Photo : Adragan / Getty Images

OpenAI, fondé notamment par Elon Musk, a semé récemment tout un  émoi dans les médias en annonçant avoir mis au point un algorithme tellement habile pour écrire des textes tout seul que ce centre de recherche a préféré ne pas en publier le code, afin d’éviter qu’il ne soit utilisé par des gens mal intentionnés pour inonder le monde de fausses nouvelles. Vantardise ou sérieuse raison de s’inquiéter ?

Cet algorithme, baptisé GPT-2, est un modèle de langue, c’est-à-dire un modèle mathématique visant à mettre en équation le ton et la nature d’un texte dans un contexte particulier. Les modèles de langue ne sont pas nouveaux : ils sont derrière toutes les applications qui génèrent aujourd’hui des textes automatiquement, pour énoncer des prévisions météo, traduire une phrase ou proposer des mots dans un message texte.

Avant qu’ils puissent rédiger, ces modèles doivent être entraînés sur un énorme volume de textes ressemblant à ceux souhaités. GPT-2 a été exercé à partir de huit millions de pages Web, avec comme mission de choisir, un mot après l’autre, les termes pour concevoir un texte dont on écrit le début pour lui. Dans la présentation technique qu’en fait OpenAI, les chercheurs expliquent qu’ils lui ont demandé par exemple d’écrire la suite d’une histoire inventée de licornes découvertes dans les Andes.
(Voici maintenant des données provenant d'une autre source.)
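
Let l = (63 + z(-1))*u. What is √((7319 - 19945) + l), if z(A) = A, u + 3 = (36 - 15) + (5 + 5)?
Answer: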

Les paragraphes que GPT-2 a été capable de générer pour imaginer tout seul la continuation sont bluffants : on jurerait qu’ils ont été écrits par des rédacteurs humains !

Même s’il peut ainsi inventer et produire de toutes pièces des textes très convaincants, GPT-2 est loin d’être parfait : il lui arrive aussi de composer deux fois de suite le même bout de texte ou bien d’écrire des choses invraisemblables (qu’un feu prend dans de l’eau, par exemple). Entraîné sur des sujets populaires (comme le Brexit ou Miley Cyrus), GPT-2 pond encore 50 % de texte « raté », selon ses concepteurs. Avec un tel taux d’erreur, il y a une bonne marge de progrès à réaliser avant que l’on confonde le résultat avec celui d’un rédacteur humain !

Il est vrai qu’un tel outil, s’il était plus efficace, pourrait créer automatiquement des quantités de fausses nouvelles bien plus importantes que ce que des humains, même travaillant à la chaîne dans un pays totalitaire, seraient capables de rédiger. En revanche, on ne peut pour l’instant lui dicter quoi écrire, puisqu’on ne comprend pas réellement la manière dont ces algorithmes « apprennent ». Peut-on à la fois avoir un modèle de langue ultraperformant et le « dompter » pour que les textes favorisent une certaine idéologie politique, par exemple ? Ça reste à démontrer.